Sentado en la mesa del fondo, admiraba, entre el opaco cristal de su whisky con hielo, el devenir de los clientes del tugurio de Sato. En unas mesas envueltas por sofás de la zona más oscura, un grupo de marineros filipinos admiraban el striptease de una real. Fascinados por los sexuales gestos en el acero cromado, dilapidaban su paga, introduciendo viejos billetes entre los precarios hilos de seda. La pequeña barra de Sato estaba atestada de trabajadores del astillero consumiendo algún tipo de sake fuerte. Sucios. Sin futuro. Sin interés ni dinero por las afamadas putas sintéticas.
A su derecha, las prostitutas, de esbelta figura moldeada en algún taller ilegal del Viejo Tokyo, se arremolinaban sobre un grupo de rancios moteros: parches desgastados sobre cuero negro sintético, barbas incipientes buscando imitar, con infortunio, a sus ancestros infernales, voces graves, exceso de droga sintética e implantes, brutalidad de guion. Una mole, medio coreana, medio rusa, agarró a una sintética por el cuello mientras con la otra mano se sacó la polla, erecta, y arrodilló a la "repro". Los vítores retumbaron con estruendo en el oscuro local mientras el desgraciado androide le hacía una mamada con cara de diosa de la lujuria perfectamente programada.
Dos bikers más se sumaron a la fiesta, destrozando los llamativos y diminutos trozos de tela para empotrarlas como si fueran animales. Vítores. Los obreros se sumaron con gritos y aplausos. Desde la distancia, de su whisky aguado, escuchó el zumbido de servos modificados y golpes secos, quejidos ahogados y gruñidos de impotencia. Un desdichado voló dos metros y se empotró contra la mugrienta pared al lado de la máquina de dardos. El origen de todo el revuelo: un mamut siberiano cableado a full.
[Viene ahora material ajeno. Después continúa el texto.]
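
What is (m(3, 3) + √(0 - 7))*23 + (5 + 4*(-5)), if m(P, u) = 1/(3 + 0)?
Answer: -22/3 + 23*I*√7 ≈ -7.3333 + 60.852*I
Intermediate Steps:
m(P, u) = ⅓ (m(P, u) = 1/3 = ⅓)
(m(3, 3) + √(0 - 7))*23 + (5 + 4*(-5)) = (⅓ + √(0 - 7))*23 + (5 + 4*(-5)) = (⅓ + √(-7))*23 + (5 - 20) = (⅓ + I*√7)*23 - 15 = (23/3 + 23*I*√7) - 15 = -22/3 + 23*I*√7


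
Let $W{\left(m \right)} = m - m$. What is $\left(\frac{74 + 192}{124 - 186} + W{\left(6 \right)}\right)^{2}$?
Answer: $\frac{17689}{961} \approx 18.407$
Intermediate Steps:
$W{\left(m \right)} = 0$
$\left(\frac{74 + 192}{124 - 186} + W{\left(6 \right)}\right)^{2} = \left(\frac{74 + 192}{124 - 186} + 0\right)^{2} = \left(\frac{266}{-62} + 0\right)^{2} = \left(266 \left(- \frac{1}{62}\right) + 0\right)^{2} = \left(- \frac{133}{31} + 0\right)^{2} = \left(- \frac{133}{31}\right)^{2} = \frac{17689}{961}$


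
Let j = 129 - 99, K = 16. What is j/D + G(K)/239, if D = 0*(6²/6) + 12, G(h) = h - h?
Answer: 5/2 ≈ 2.5000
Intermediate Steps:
G(h) = 0
D = 12 (D = 0*(36*(⅙)) + 12 = 0*6 + 12 = 0 + 12 = 12)
j = 30
j/D + G(K)/239 = 30/12 + 0/239 = 30*(1/12) + 0*(1/239) = 5/2 + 0 = 5/2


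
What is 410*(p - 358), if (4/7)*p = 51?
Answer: -220375/2 ≈ -1.1019e+5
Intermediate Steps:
p = 357/4 (p = (7/4)*51 = 357/4 ≈ 89.250)
410*(p - 358) = 410*(357/4 - 358) = 410*(-1075/4) = -220375/2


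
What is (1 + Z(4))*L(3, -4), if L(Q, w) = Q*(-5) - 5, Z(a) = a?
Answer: -100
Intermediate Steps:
L(Q, w) = -5 - 5*Q (L(Q, w) = -5*Q - 5 = -5 - 5*Q)
(1 + Z(4))*L(3, -4) = (1 + 4)*(-5 - 5*3) = 5*(-5 - 15) = 5*(-20) = -100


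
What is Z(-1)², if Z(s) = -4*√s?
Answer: -16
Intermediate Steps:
Z(-1)² = (-4*I)² = -16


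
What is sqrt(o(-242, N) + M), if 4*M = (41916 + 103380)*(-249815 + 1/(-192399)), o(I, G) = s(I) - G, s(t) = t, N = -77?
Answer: 3*I*sqrt(4146988095985535821)/64133 ≈ 95259.0*I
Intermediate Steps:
o(I, G) = I - G
M = -581960803100088/64133 (M = ((41916 + 103380)*(-249815 + 1/(-192399)))/4 = (145296*(-249815 - 1/192399))/4 = (145296*(-48064156186/192399))/4 = (1/4)*(-2327843212400352/64133) = -581960803100088/64133 ≈ -9.0743e+9)
sqrt(o(-242, N) + M) = sqrt((-242 - 1*(-77)) - 581960803100088/64133) = sqrt((-242 + 77) - 581960803100088/64133) = sqrt(-165 - 581960803100088/64133) = sqrt(-581960813682033/64133) = 3*I*sqrt(4146988095985535821)/64133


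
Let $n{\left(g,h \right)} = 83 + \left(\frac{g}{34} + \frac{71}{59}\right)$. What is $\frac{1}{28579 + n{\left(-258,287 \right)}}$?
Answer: $\frac{1003}{28741582} \approx 3.4897 \cdot 10^{-5}$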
El viejo inspector agarró el vaso y decidió observar, divertido, cómo solventaba la papeleta el enorme Igor. Igor era el segurata de Sato, un ruso desproporcionadamente grande. Cuando Igor agarró a un joven prospecto por el cuello, lo vio. Vio a un tipo solo sentado en una mesa con una Sapporo en la mano, ojos de hielo y ajeno al ajetreo de la sala. Con el vaso, casi vacío, en una mano y las nacaradas cachas del .45 en la otra, se aproximó a la mesa del tipo evitando los sintéticos placeres infinitos.